L’Arctique est l’une des zones du monde les plus touchées par le réchauffement climatique, qui s’accentue depuis ces dernières années. Au cours des derniers mois, la calotte glaciaire arctique a fondu à un rythme sans précédent. Et il y a quelques jours, entre le 12 et le 13 juin, le Groenland a perdu environ 2 milliards de tonnes de glace sur 40% de son territoire. Cette tendance, désastreuse pour l’écosystème arctique, a également des répercussions dans le monde entier où elle impacte considérablement le climat global.
La glace fond à un rythme sans précédent à l’approche de l’été dans l’Arctique. Ces derniers jours, les observations ont révélé un événement de fonte record sur la calotte glaciaire du Groenland, alors que l’étendue de la glace sur l’océan Arctique n’a jamais été aussi basse à la mi-juin. Le Groenland a vu les températures monter jusqu’à 4.5 °C au-dessus de la normale mercredi 12 juin.
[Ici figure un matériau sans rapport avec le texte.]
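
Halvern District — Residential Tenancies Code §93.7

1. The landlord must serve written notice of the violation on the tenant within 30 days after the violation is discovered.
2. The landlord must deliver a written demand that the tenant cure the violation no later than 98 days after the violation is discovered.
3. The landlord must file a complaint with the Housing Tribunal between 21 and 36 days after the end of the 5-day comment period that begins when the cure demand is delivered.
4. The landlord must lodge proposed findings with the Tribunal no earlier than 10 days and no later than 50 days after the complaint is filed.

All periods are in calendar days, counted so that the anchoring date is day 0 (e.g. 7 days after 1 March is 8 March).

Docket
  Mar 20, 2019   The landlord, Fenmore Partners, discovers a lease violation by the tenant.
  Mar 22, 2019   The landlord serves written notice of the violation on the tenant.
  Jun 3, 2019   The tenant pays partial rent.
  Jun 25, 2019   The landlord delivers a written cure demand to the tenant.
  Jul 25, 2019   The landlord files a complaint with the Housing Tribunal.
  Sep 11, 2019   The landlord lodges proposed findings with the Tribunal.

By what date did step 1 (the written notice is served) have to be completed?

Apr 19, 2019

Step 1 runs from Mar 20, 2019, when the violation is discovered. 30 days after Mar 20, 2019 is Apr 19, 2019.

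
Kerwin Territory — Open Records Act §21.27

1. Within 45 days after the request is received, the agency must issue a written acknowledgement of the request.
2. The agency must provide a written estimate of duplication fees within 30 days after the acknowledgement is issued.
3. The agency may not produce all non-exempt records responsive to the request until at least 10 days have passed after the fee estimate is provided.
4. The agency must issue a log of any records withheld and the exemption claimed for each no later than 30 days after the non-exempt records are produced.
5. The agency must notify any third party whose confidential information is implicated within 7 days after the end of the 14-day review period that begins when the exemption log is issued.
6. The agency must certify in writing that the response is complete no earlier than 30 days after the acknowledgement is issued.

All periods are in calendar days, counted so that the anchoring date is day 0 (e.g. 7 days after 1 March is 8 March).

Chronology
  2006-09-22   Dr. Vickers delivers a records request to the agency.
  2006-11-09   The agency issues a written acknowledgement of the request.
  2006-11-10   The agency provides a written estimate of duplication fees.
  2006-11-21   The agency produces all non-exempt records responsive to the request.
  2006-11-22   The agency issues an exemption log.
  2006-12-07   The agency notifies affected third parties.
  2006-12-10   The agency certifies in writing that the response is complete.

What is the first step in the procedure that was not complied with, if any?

Step 1: 45 days after 2006-09-22 (when the request is received) is 2006-11-06; 2006-11-09 misses that deadline by 3 days.
The analysis stops there.

Step 1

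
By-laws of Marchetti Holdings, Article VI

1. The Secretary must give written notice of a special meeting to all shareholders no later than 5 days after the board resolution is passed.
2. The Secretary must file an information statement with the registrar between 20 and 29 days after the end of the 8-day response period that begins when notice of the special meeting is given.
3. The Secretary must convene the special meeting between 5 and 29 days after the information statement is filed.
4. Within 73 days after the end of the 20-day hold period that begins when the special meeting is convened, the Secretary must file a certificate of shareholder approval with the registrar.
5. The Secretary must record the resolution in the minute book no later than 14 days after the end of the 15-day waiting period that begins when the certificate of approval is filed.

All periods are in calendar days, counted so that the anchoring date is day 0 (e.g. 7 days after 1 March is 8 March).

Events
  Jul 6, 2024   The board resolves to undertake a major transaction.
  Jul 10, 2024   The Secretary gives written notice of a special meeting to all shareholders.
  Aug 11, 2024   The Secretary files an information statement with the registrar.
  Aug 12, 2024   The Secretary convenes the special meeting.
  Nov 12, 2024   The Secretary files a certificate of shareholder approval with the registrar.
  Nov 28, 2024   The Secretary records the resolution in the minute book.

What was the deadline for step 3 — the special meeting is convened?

Sep 9, 2024

Step 3 runs from Aug 11, 2024, when the information statement is filed. The window is 5–29 days after Aug 11, 2024; it closes on Sep 9, 2024.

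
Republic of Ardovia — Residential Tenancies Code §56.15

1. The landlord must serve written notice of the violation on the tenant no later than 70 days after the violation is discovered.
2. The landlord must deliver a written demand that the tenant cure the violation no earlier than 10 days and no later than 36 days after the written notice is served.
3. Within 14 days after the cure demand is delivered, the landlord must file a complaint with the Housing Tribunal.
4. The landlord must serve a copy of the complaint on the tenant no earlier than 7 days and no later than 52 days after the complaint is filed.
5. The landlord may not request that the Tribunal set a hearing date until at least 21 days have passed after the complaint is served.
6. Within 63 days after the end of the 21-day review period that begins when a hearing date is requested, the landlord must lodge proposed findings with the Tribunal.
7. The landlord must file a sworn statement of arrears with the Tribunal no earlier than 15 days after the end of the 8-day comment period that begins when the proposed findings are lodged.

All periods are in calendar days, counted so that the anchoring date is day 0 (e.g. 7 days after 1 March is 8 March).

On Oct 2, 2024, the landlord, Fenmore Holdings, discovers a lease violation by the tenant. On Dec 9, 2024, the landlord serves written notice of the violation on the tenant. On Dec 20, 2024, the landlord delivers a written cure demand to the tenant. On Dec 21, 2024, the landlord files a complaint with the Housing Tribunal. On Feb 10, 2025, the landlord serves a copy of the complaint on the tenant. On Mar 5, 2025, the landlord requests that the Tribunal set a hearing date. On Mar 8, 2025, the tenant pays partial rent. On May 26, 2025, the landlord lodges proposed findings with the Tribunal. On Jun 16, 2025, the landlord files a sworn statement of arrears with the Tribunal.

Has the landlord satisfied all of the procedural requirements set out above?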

C’est « une autre série d’événements extrêmes qui correspond à la tendance à long terme d’un Arctique qui se réchauffe et se transforme » déclare Zachary Labe, chercheur en climatologie à l’Université de Californie à Irvine. Cette chaleur anormale et la fonte des glaces qui en résulte peuvent avoir des répercussions importantes sur le climat du reste du monde.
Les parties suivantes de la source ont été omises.